BeritaMakassar.com – Bisnis pertahanan merupakan salah satu kegiatan perniagaan yang paling kompleks serta rumit di dalam dunia mengingat karakter teknologi yang dimaksud dibutuhkan, modal yang mana diperlukan kemudian lingkungan ekonomi yang tersebut diatur dengan ketat oleh aturan nasional dan juga internasional. Kompetisi antar pabrikan pertahanan sangat ketat, dalam mana beberapa firma pertahanan memiliki lini perusahaan yang digunakan lintas sektor, sementara perusahaan-perusahaan lain berfokus pada satu sektor saja.

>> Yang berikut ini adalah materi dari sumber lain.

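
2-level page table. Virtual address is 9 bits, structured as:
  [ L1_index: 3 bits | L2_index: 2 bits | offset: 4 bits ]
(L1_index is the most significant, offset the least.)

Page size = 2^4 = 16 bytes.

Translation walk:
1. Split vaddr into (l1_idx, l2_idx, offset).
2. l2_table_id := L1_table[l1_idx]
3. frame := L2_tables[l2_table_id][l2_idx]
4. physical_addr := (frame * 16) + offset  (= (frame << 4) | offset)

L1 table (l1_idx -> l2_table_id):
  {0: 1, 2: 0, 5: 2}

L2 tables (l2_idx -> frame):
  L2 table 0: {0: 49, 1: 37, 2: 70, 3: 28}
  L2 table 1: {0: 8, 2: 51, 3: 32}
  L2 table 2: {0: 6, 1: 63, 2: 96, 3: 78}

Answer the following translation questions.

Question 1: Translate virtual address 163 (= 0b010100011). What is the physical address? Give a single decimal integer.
vaddr = 163 = 0b010100011
Split: l1_idx=2, l2_idx=2, offset=3
L1[2] = 0
L2[0][2] = 70
paddr = 70 * 16 + 3 = 1123

Answer: 1123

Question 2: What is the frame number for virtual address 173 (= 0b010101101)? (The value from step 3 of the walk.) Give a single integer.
vaddr = 173: l1_idx=2, l2_idx=2
L1[2] = 0; L2[0][2] = 70

Answer: 70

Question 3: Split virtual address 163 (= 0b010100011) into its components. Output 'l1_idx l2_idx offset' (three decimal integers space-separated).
Answer: 2 2 3

Derivation:
vaddr = 163 = 0b010100011
  top 3 bits -> l1_idx = 2
  next 2 bits -> l2_idx = 2
  bottom 4 bits -> offset = 3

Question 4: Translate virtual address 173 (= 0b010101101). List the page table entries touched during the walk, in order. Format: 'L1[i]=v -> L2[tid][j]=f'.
Answer: L1[2]=0 -> L2[0][2]=70

Derivation:
vaddr = 173 = 0b010101101
Split: l1_idx=2, l2_idx=2, offset=13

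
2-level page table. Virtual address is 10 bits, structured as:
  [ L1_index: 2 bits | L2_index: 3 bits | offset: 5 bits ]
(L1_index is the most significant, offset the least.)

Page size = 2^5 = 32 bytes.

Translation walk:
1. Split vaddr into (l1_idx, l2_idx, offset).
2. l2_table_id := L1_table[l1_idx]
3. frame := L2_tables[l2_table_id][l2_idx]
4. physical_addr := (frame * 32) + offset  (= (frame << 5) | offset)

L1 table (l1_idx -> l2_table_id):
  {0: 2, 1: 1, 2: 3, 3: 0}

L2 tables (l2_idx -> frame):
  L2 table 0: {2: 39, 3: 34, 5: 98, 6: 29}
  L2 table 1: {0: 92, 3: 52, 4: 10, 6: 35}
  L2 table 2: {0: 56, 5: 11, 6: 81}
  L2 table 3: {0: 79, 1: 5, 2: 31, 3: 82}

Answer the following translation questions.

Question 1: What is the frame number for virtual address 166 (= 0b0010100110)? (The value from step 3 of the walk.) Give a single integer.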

Fakta menunjukkan bahwa penghasil beragam jenis sistem senjata di tempat dunia sudah ada terpencil berkurang dibandingkan 35 tahun lalu berkat konsolidasi sektor pertahanan di dalam negara-negara forward sejak Perang Dingin berakhir. Sebagai konsekuensinya, pilihan-pilihan sumber pengadaan senjata bagi negara-negara berprogres menjadi semakin sedikit sebab biaya pengembangan sistem senjata telah melonjak tajam dibandingkan pada masa lalu.
Peran negara pada bidang usaha pertahanan sangat menonjol dengan pertimbangan bahwa kegiatan yang dimaksud mempengaruhi kepentingan nasional negara yang dimaksud bersangkutan. Selain sebagai konsumen tunggal bagi produk-produk lapangan usaha pertahanan, entitas negara juga mengatur ekspor produk-produk pertahanan ke lingkungan ekonomi internasional.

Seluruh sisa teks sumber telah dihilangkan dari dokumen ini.